В один из вторников, в момент прощания я ей сказал:
— Останься со мной. Не уходи больше совсем.
И я стал у двери, загородив выход.
Лицо ее болезненно передернулось. Она ни слова не сказала, чтобы поколебать мое решение… Она даже не попыталась проскользнуть незаметно. Она просто прошла, как атлет, приобретя вдруг, неизвестно каким образом, непреодолимую силу. От толчка я упал.
В другой вторник, я — подготовившись к этому второму испытанию, — пришел к ней за четверть часа до пяти часов.
Я явился в качестве шаблонного визитера, мы говорили о пустяках. Вдруг Жиллета без всяких церемоний, прервав на полуслове наш разговор, позвала горничную.
— Дайте мне поскорее шляпу и кофточку, — сказала она ей и, повернувшись ко мне, добавила:
— Вы не будете на меня в претензии?.. У меня неотложное дело… Я должна уйти… До скорого свидания, не правда ли?.. Нет, не провожайте меня: я иду к черту на кулички.
Она и не подозревала, насколько верно указывает место, когда ушла от меня, чтобы пойти встретиться со мной же.
Иногда, господин прокурор, отдавая себе отчет в том, что ее создала моя собственная воля, я испытывал омерзительное ощущение раздвоения.
А в сущности, ведь другой любви нет. Всегда ведь один из двух любящих друг друга людей подчиняется другому, находится под его влиянием. И разве вам не кажется чудовищным, когда в подчинении мужчина, точно женщина крадет прерогативы мужа? Скажите, разве это не так?.. В конце концов, моя любовь к Жиллете была только перемещением на научную почву того, что происходит в природе. Я только воспроизвел искусственным путем явление природы, и мое преступление было, в сущности, лишь лабораторным опытом. Может быть, оно не было бы даже преступлением, если бы я произвел этот опыт с гуманитарною целью. Что же я сделал на самом-то деле? — опыт психологического лечения сывороткой. Я привил страсть, как прививают оспу или туберкулин. Ведь влюбленных, как и чахоточных, создает тот же Бог; ведь лечат же больных, вот я проделал опыт лечения, и очень удачный.

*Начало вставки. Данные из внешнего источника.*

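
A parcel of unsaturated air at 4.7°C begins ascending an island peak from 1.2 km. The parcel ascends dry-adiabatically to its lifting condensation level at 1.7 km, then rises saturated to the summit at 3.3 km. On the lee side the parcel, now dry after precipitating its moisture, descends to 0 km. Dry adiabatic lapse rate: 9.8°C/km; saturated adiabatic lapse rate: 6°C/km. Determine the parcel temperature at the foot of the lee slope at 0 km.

Dry to 1700 m: -9.8 × 0.5 km = -4.9°C, so T = -0.2°C.
Saturated to 3300 m: -6 × 1.6 km = -9.6°C, so T = -9.8°C.
Dry descent to 0 m: +9.8 × 3.3 km = +32.34°C, so T = 22.54°C.

22.54°C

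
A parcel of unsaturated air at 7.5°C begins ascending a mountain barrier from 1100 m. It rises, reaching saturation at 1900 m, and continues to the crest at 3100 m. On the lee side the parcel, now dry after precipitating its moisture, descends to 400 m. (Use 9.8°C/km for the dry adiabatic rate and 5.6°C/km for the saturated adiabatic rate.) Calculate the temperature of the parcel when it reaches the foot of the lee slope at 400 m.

19.4°C

1100 → 1900 m (dry, 9.8°C/km): ΔT = -9.8 × 0.8 = -7.84°C → T = -0.34°C
1900 → 3100 m (saturated, 5.6°C/km): ΔT = -5.6 × 1.2 = -6.72°C → T = -7.06°C
3100 → 400 m (dry descent, 9.8°C/km): ΔT = +9.8 × 2.7 = +26.46°C → T = 19.4°C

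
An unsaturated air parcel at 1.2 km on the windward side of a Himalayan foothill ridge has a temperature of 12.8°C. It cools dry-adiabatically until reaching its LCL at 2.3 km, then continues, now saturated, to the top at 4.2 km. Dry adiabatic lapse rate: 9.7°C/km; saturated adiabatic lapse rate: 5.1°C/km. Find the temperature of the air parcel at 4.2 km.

1200–2300 m, dry: Δz = 1.1 km ⇒ ΔT = -10.67°C; T = 2.13°C
2300–4200 m, saturated: Δz = 1.9 km ⇒ ΔT = -9.69°C; T = -7.56°C

-7.56°C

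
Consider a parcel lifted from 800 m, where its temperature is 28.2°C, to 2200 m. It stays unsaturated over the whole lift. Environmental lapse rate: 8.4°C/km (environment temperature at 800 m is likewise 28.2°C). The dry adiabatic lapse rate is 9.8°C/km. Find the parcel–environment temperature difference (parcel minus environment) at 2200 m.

Parcel:
  Dry to 2200 m: -9.8 × 1.4 km = -13.72°C, so T = 14.48°C.
Environment:
  Environment to 2200 m: -8.4 × 1.4 km = -11.76°C, so T = 16.44°C.
T_parcel − T_env = 14.48 − 16.44 = -1.96°C

-1.96°C (parcel cooler than environment)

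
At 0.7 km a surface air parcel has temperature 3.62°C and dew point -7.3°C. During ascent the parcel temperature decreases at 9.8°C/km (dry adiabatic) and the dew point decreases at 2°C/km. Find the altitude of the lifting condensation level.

T and T_d converge at 9.8 − 2 = 7.8°C per km
Height above start = (3.62 − (-7.3)) / 7.8 = 1.4 km
LCL altitude = 700 m + 1400 m = 2100 m

2.1 km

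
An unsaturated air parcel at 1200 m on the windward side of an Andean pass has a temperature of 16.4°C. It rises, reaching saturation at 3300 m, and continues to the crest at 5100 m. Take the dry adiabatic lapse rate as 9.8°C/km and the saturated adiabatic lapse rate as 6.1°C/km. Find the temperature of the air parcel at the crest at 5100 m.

Dry to 3300 m: -9.8 × 2.1 km = -20.58°C, so T = -4.18°C.
Saturated to 5100 m: -6.1 × 1.8 km = -10.98°C, so T = -15.16°C.

-15.16°C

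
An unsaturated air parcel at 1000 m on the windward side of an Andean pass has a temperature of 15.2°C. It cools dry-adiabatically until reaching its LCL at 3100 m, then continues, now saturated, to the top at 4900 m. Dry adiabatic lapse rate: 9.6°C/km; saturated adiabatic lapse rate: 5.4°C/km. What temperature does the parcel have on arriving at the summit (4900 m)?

-14.68°C

Dry to 3100 m: -9.6 × 2.1 km = -20.16°C, so T = -4.96°C.
Saturated to 4900 m: -5.4 × 1.8 km = -9.72°C, so T = -14.68°C.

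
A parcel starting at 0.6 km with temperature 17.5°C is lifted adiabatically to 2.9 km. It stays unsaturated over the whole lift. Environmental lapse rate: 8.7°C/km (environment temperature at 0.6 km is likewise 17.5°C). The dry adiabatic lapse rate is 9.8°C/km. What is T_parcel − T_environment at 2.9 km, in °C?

-2.53°C (parcel cooler than environment)

Parcel:
  Dry to 2900 m: -9.8 × 2.3 km = -22.54°C, so T = -5.04°C.
Environment:
  Environment to 2900 m: -8.7 × 2.3 km = -20.01°C, so T = -2.51°C.
T_parcel − T_env = -5.04 − (-2.51) = -2.53°C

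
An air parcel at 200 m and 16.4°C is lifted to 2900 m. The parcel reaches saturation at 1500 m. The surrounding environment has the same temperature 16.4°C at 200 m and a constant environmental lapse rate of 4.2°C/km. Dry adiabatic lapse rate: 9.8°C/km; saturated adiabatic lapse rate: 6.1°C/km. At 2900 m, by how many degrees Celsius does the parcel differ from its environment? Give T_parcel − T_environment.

-9.94°C (parcel cooler than environment)

Parcel:
  200 → 1500 m (dry, 9.8°C/km): ΔT = -9.8 × 1.3 = -12.74°C → T = 3.66°C
  1500 → 2900 m (saturated, 6.1°C/km): ΔT = -6.1 × 1.4 = -8.54°C → T = -4.88°C
Environment:
  200 → 2900 m (environment, 4.2°C/km): ΔT = -4.2 × 2.7 = -11.34°C → T = 5.06°C
T_parcel − T_env = -4.88 − 5.06 = -9.94°C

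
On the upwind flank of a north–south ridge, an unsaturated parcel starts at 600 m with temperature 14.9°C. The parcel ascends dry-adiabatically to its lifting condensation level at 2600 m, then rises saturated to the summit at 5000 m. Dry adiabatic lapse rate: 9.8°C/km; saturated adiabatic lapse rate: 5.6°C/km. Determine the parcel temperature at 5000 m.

Dry to 2600 m: -9.8 × 2 km = -19.6°C, so T = -4.7°C.
Saturated to 5000 m: -5.6 × 2.4 km = -13.44°C, so T = -18.14°C.

-18.14°C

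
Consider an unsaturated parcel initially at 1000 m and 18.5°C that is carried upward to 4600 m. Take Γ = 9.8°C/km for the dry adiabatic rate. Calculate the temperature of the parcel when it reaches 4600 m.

1000–4600 m, dry adiabatic: Δz = 3.6 km ⇒ ΔT = -35.28°C; T = -16.78°C

-16.78°C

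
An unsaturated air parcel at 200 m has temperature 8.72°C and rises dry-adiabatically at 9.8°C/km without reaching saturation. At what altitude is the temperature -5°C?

1600 m

Height above start = (8.72 − (-5)) / 9.8 = 1.4 km
Altitude = 200 m + 1400 m = 1600 m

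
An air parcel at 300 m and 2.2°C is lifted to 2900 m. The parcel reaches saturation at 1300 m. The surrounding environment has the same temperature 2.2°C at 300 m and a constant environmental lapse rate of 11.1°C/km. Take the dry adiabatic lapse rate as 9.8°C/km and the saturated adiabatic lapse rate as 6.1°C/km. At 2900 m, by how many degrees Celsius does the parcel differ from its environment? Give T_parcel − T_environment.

Parcel:
  300–1300 m, dry: Δz = 1 km ⇒ ΔT = -9.8°C; T = -7.6°C
  1300–2900 m, saturated: Δz = 1.6 km ⇒ ΔT = -9.76°C; T = -17.36°C
Environment:
  300–2900 m, environment: Δz = 2.6 km ⇒ ΔT = -28.86°C; T = -26.66°C
T_parcel − T_env = -17.36 − (-26.66) = +9.3°C

+9.3°C (parcel warmer than environment)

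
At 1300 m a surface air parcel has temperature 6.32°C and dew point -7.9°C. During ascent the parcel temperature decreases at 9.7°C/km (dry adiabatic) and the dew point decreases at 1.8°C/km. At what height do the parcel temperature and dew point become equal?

3100 m

T and T_d converge at 9.7 − 1.8 = 7.9°C per km
Height above start = (6.32 − (-7.9)) / 7.9 = 1.8 km
LCL altitude = 1300 m + 1800 m = 3100 m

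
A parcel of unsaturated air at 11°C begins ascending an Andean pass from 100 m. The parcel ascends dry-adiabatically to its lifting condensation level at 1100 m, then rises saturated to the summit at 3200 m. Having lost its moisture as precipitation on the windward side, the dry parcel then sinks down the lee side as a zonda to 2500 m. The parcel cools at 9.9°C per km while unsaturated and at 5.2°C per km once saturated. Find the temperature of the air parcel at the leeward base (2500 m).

-2.89°C

From 100 m to 1100 m (dry): cools by 9.9 × 1 = 9.9°C, giving 1.1°C.
From 1100 m to 3200 m (saturated): cools by 5.2 × 2.1 = 10.92°C, giving -9.82°C.
From 3200 m to 2500 m (dry descent): warms by 9.9 × 0.7 = 6.93°C, giving -2.89°C.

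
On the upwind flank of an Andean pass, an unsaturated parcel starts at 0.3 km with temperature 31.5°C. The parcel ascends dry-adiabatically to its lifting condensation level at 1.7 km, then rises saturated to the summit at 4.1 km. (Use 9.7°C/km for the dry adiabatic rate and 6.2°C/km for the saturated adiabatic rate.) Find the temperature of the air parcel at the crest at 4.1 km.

3.04°C

From 300 m to 1700 m (dry): cools by 9.7 × 1.4 = 13.58°C, giving 17.92°C.
From 1700 m to 4100 m (saturated): cools by 6.2 × 2.4 = 14.88°C, giving 3.04°C.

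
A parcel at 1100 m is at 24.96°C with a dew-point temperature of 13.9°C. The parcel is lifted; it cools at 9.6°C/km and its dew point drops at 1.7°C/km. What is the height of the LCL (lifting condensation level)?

2500 m

T and T_d converge at 9.6 − 1.7 = 7.9°C per km
Height above start = (24.96 − 13.9) / 7.9 = 1.4 km
LCL altitude = 1100 m + 1400 m = 2500 m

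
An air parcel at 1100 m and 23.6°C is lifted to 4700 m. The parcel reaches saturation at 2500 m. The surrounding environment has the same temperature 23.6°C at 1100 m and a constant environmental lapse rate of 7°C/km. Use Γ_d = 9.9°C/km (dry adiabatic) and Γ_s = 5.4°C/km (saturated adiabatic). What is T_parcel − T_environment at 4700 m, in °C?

Parcel:
  From 1100 m to 2500 m (dry): cools by 9.9 × 1.4 = 13.86°C, giving 9.74°C.
  From 2500 m to 4700 m (saturated): cools by 5.4 × 2.2 = 11.88°C, giving -2.14°C.
Environment:
  From 1100 m to 4700 m (environment): cools by 7 × 3.6 = 25.2°C, giving -1.6°C.
T_parcel − T_env = -2.14 − (-1.6) = -0.54°C

-0.54°C (parcel cooler than environment)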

Да, удачный, черт возьми, как же!.. Я просто устроил пародию на лечение. Я бессмысленно подражал приемам. И скоро имел возможность убедиться, насколько неудачно был проделан мой опыт.
Здоровье Жиллеты пошатнулось. Медленно, но неуклонно оно ухудшалось с недели на неделю. Когда она приходила ко мне, она была все такой же милой и очаровательной, но дома, как я узнал от Гильома в один из своих редких визитов в избу, она проводила долгие часы, лежа на кушетке, и упорно о чем-то думала с выражением бесконечной и беспричинной скорби на лице. Гильом умолял меня приходить почаще, развлекать ее…

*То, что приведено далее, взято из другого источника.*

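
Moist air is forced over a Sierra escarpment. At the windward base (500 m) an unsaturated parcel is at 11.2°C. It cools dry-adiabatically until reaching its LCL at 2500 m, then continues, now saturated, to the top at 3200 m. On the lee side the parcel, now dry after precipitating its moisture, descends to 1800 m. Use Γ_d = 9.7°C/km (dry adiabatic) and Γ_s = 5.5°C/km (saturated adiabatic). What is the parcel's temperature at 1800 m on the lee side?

1.53°C

Dry to 2500 m: -9.7 × 2 km = -19.4°C, so T = -8.2°C.
Saturated to 3200 m: -5.5 × 0.7 km = -3.85°C, so T = -12.05°C.
Dry descent to 1800 m: +9.7 × 1.4 km = +13.58°C, so T = 1.53°C.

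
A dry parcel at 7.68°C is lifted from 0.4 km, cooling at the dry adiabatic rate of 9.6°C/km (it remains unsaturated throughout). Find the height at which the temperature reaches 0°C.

Height above start = (7.68 − 0) / 9.6 = 0.8 km
Altitude = 400 m + 800 m = 1200 m

1.2 km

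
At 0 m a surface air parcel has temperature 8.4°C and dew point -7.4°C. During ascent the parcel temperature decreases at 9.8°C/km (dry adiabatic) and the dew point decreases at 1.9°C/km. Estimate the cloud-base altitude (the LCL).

2000 m

T and T_d converge at 9.8 − 1.9 = 7.9°C per km
Height above start = (8.4 − (-7.4)) / 7.9 = 2 km
LCL altitude = 0 m + 2000 m = 2000 m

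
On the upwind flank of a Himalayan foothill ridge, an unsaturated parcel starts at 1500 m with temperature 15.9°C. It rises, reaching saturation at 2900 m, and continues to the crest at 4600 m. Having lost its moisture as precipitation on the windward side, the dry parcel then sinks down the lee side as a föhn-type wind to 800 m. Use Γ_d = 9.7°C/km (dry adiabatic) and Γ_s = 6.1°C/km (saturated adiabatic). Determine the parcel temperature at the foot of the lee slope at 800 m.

28.81°C

Dry to 2900 m: -9.7 × 1.4 km = -13.58°C, so T = 2.32°C.
Saturated to 4600 m: -6.1 × 1.7 km = -10.37°C, so T = -8.05°C.
Dry descent to 800 m: +9.7 × 3.8 km = +36.86°C, so T = 28.81°C.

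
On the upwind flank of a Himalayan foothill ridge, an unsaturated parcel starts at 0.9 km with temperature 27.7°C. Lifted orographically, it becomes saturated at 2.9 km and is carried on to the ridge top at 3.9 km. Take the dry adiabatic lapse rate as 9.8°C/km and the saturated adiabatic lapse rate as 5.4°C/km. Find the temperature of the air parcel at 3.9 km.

2.7°C

900–2900 m, dry: Δz = 2 km ⇒ ΔT = -19.6°C; T = 8.1°C
2900–3900 m, saturated: Δz = 1 km ⇒ ΔT = -5.4°C; T = 2.7°C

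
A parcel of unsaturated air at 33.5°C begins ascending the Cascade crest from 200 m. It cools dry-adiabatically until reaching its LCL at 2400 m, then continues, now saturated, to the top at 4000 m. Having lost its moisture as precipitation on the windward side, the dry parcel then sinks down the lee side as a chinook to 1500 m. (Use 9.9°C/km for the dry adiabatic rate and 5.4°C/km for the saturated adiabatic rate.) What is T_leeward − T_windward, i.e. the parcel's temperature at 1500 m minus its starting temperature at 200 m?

200–2400 m, dry: Δz = 2.2 km ⇒ ΔT = -21.78°C; T = 11.72°C
2400–4000 m, saturated: Δz = 1.6 km ⇒ ΔT = -8.64°C; T = 3.08°C
4000–1500 m, dry descent: Δz = 2.5 km ⇒ ΔT = +24.75°C; T = 27.83°C
Net change vs windward start: 27.83 − 33.5 = -5.67°C

-5.67°C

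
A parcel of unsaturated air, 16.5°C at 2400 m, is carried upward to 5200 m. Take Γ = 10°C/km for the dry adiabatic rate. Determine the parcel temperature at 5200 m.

-11.5°C

2400–5200 m, dry adiabatic: Δz = 2.8 km ⇒ ΔT = -28°C; T = -11.5°C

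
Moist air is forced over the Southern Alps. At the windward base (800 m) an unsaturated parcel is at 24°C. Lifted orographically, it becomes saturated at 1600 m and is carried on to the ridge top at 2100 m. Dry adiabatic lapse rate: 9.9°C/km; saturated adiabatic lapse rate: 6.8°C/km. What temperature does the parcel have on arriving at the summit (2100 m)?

800–1600 m, dry: Δz = 0.8 km ⇒ ΔT = -7.92°C; T = 16.08°C
1600–2100 m, saturated: Δz = 0.5 km ⇒ ΔT = -3.4°C; T = 12.68°C

12.68°C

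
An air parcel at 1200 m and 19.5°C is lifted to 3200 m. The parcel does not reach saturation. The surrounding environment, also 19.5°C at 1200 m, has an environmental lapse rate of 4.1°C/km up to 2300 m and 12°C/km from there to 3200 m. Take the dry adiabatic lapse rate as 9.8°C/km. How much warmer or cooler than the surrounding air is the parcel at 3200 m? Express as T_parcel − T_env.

-4.29°C (parcel cooler than environment)

Parcel:
  Dry to 3200 m: -9.8 × 2 km = -19.6°C, so T = -0.1°C.
Environment:
  Environment, lower layer to 2300 m: -4.1 × 1.1 km = -4.51°C, so T = 14.99°C.
  Environment, upper layer to 3200 m: -12 × 0.9 km = -10.8°C, so T = 4.19°C.
T_parcel − T_env = -0.1 − 4.19 = -4.29°C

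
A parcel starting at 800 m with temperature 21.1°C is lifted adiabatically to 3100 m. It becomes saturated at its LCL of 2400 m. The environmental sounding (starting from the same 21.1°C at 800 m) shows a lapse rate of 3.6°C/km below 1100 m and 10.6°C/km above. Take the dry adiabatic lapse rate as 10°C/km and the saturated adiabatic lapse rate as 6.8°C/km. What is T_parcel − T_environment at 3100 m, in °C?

+1.52°C (parcel warmer than environment)

Parcel:
  800 → 2400 m (dry, 10°C/km): ΔT = -10 × 1.6 = -16°C → T = 5.1°C
  2400 → 3100 m (saturated, 6.8°C/km): ΔT = -6.8 × 0.7 = -4.76°C → T = 0.34°C
Environment:
  800 → 1100 m (environment, lower layer, 3.6°C/km): ΔT = -3.6 × 0.3 = -1.08°C → T = 20.02°C
  1100 → 3100 m (environment, upper layer, 10.6°C/km): ΔT = -10.6 × 2 = -21.2°C → T = -1.18°C
T_parcel − T_env = 0.34 − (-1.18) = +1.52°C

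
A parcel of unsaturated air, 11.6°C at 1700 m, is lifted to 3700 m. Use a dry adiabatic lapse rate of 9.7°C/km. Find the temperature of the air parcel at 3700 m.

-7.8°C

1700 → 3700 m (dry adiabatic, 9.7°C/km): ΔT = -9.7 × 2 = -19.4°C → T = -7.8°C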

Я не исполнил его просьбы. Я сам был в смятении…
Как-то утром, перед Рождеством, пришел ко мне Гильом, чем невероятно напугал меня. Оказалось, что они были у знаменитого профессора Б… посоветоваться о здоровье Жиллеты.

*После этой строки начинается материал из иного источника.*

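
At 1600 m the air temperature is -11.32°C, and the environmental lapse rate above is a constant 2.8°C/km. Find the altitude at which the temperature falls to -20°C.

Height above start = (-11.32 − (-20)) / 2.8 = 3.1 km
Altitude = 1600 m + 3100 m = 4700 m

4700 m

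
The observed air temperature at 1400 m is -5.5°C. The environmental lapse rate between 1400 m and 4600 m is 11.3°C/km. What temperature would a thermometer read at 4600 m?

1400–4600 m, environmental: Δz = 3.2 km ⇒ ΔT = -36.16°C; T = -41.66°C

-41.66°C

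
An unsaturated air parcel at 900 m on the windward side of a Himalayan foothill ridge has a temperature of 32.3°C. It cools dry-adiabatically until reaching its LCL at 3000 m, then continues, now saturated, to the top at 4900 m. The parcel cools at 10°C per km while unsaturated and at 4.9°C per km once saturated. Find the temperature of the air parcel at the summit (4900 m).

1.99°C

900–3000 m, dry: Δz = 2.1 km ⇒ ΔT = -21°C; T = 11.3°C
3000–4900 m, saturated: Δz = 1.9 km ⇒ ΔT = -9.31°C; T = 1.99°C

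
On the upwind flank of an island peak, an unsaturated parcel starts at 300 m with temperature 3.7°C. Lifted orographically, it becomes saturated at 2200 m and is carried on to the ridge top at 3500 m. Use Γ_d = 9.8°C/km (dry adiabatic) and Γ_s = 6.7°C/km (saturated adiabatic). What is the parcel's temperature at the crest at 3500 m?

Dry to 2200 m: -9.8 × 1.9 km = -18.62°C, so T = -14.92°C.
Saturated to 3500 m: -6.7 × 1.3 km = -8.71°C, so T = -23.63°C.

-23.63°C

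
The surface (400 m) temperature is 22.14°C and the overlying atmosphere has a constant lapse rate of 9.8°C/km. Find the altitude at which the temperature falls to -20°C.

4700 m

Height above start = (22.14 − (-20)) / 9.8 = 4.3 km
Altitude = 400 m + 4300 m = 4700 m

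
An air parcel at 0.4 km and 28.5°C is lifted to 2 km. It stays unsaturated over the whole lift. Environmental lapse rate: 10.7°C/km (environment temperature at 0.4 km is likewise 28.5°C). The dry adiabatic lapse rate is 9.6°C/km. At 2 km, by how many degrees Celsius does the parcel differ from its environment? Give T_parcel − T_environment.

Parcel:
  From 400 m to 2000 m (dry): cools by 9.6 × 1.6 = 15.36°C, giving 13.14°C.
Environment:
  From 400 m to 2000 m (environment): cools by 10.7 × 1.6 = 17.12°C, giving 11.38°C.
T_parcel − T_env = 13.14 − 11.38 = +1.76°C

+1.76°C (parcel warmer than environment)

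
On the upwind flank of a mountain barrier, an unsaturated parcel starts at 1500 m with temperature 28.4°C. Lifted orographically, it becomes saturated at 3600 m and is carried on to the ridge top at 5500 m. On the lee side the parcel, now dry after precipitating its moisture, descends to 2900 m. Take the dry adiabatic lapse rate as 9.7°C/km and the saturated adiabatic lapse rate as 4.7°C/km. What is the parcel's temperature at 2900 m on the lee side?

1500–3600 m, dry: Δz = 2.1 km ⇒ ΔT = -20.37°C; T = 8.03°C
3600–5500 m, saturated: Δz = 1.9 km ⇒ ΔT = -8.93°C; T = -0.9°C
5500–2900 m, dry descent: Δz = 2.6 km ⇒ ΔT = +25.22°C; T = 24.32°C

24.32°C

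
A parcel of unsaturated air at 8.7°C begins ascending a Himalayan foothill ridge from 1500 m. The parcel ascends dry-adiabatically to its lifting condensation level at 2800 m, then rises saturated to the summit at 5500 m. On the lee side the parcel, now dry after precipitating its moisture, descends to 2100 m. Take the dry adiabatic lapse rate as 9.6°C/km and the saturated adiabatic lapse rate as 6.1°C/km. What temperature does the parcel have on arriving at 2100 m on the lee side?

1500 → 2800 m (dry, 9.6°C/km): ΔT = -9.6 × 1.3 = -12.48°C → T = -3.78°C
2800 → 5500 m (saturated, 6.1°C/km): ΔT = -6.1 × 2.7 = -16.47°C → T = -20.25°C
5500 → 2100 m (dry descent, 9.6°C/km): ΔT = +9.6 × 3.4 = +32.64°C → T = 12.39°C

12.39°C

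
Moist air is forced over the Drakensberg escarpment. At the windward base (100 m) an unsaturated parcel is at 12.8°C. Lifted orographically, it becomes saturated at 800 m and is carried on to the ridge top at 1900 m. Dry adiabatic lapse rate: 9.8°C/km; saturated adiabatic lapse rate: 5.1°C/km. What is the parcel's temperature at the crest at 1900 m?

0.33°C

From 100 m to 800 m (dry): cools by 9.8 × 0.7 = 6.86°C, giving 5.94°C.
From 800 m to 1900 m (saturated): cools by 5.1 × 1.1 = 5.61°C, giving 0.33°C.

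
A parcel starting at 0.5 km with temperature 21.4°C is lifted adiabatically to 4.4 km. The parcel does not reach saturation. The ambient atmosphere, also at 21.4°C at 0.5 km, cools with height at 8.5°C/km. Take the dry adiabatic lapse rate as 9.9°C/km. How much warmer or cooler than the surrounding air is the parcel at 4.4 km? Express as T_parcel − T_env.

Parcel:
  500–4400 m, dry: Δz = 3.9 km ⇒ ΔT = -38.61°C; T = -17.21°C
Environment:
  500–4400 m, environment: Δz = 3.9 km ⇒ ΔT = -33.15°C; T = -11.75°C
T_parcel − T_env = -17.21 − (-11.75) = -5.46°C

-5.46°C (parcel cooler than environment)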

Б… сказал определенно, что госпожа Дюпон-Ларден больна острой неврастенией.
Услышав это, я успокоился.
— Ну, что же, — сказал я, — от неврастении лечат и вылечивают.
— Знаю, знаю. Он прописал порошки, вино, впрыскивания, души. Это само собой разумеется, но поверишь ли ты, что Жиллета отказывается подчиниться самому важному предписанию.
— А в чем оно заключается?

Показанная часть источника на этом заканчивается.